Location
- Country: United States
- State: Pennsylvania
- County: McKean

Physical characteristics
- Source: Railroad Run divide
- • location: about 2 miles east-southeast of Lewis Run, Pennsylvania
- • coordinates: 41°52′6.00″N 078°41′20.00″W﻿ / ﻿41.8683333°N 78.6888889°W
- • elevation: 2,200 ft (670 m)
- Mouth: East Branch Tunungwant Creek
- • location: Degolia, Pennsylvania
- • coordinates: 41°54′39.23″N 078°38′45.10″W﻿ / ﻿41.9108972°N 78.6458611°W
- • elevation: 1,478 ft (450 m)
- Length: 3.59 mi (5.78 km)
- Basin size: 8.48 square miles (22.0 km^{2})
- • location: East Branch Tunungwant Creek
- • average: 19.71 cu ft/s (0.558 m^{3}/s) at mouth with East Branch Tunungwant Creek

Basin features
- Progression: East Branch Tunungwant Creek → Tunungwant Creek → Allegheny River → Ohio River → Mississippi River → Gulf of Mexico
- River system: Allegheny River
- • left: unnamed tributaries
- • right: unnamed tributaries
- Bridges: Minard Run Road (x2), Langley Drive, Pennhills Drive, Fuller Road, High Street

= Minard Run =

Stream in Pennsylvania, USA

Minard Run is a 3.59 mi long third-order tributary to East Branch Tunungwant Creek.
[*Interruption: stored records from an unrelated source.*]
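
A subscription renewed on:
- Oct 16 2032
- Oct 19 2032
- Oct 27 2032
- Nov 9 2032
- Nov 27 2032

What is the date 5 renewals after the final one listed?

May 11 2033

Gaps: 3, 8, 13, 18 days — each gap is 5 larger than the previous one.
Next gap: 23 days. Nov 27 2032 + 23 days = Dec 20 2032.
Next gap: 28 days. Dec 20 2032 + 28 days = Jan 17 2033.
Next gap: 33 days. Jan 17 2033 + 33 days = Feb 19 2033.
Next gap: 38 days. Feb 19 2033 + 38 days = Mar 29 2033.
Next gap: 43 days. Mar 29 2033 + 43 days = May 11 2033.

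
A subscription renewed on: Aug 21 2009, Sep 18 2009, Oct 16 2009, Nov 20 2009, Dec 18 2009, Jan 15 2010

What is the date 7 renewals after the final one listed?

All dates are Fridays, 28, 28, 35, 28, 28 days apart.
Specifically, the 3rd Friday of each month.
February 2010 — 3rd Friday is Feb 19 2010.
March 2010 — 3rd Friday is Mar 19 2010.
3rd Friday of April 2010: Apr 16 2010.
3rd Friday of May 2010: May 21 2010.
June 2010 — 3rd Friday is Jun 18 2010.
3rd Friday of July 2010: Jul 16 2010.
3rd Friday of August 2010: Aug 20 2010.

Aug 20 2010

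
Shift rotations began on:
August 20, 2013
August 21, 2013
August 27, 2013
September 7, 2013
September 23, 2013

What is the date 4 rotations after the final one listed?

January 15, 2014

Gaps: 1, 6, 11, 16 days — each gap is 5 larger than the previous one.
Next gap: 21 days. September 23, 2013 + 21 days = October 14, 2013.
Next gap: 26 days. October 14, 2013 + 26 days = November 9, 2013.
Next gap: 31 days. November 9, 2013 + 31 days = December 10, 2013.
Next gap: 36 days. December 10, 2013 + 36 days = January 15, 2014.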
This is the only stream of this name in the United States.

==Course==
Minard Run rises about 2 mile east-southeast of Lewis Run, Pennsylvania, and then flows northeast and turns northwest to meet East Branch Tunungwant Creek at Degolia.

==Watershed==
Minard Run drains 8.48 sqmi of area, receives about 46.5 in/year of precipitation, and is about 81.97% forested.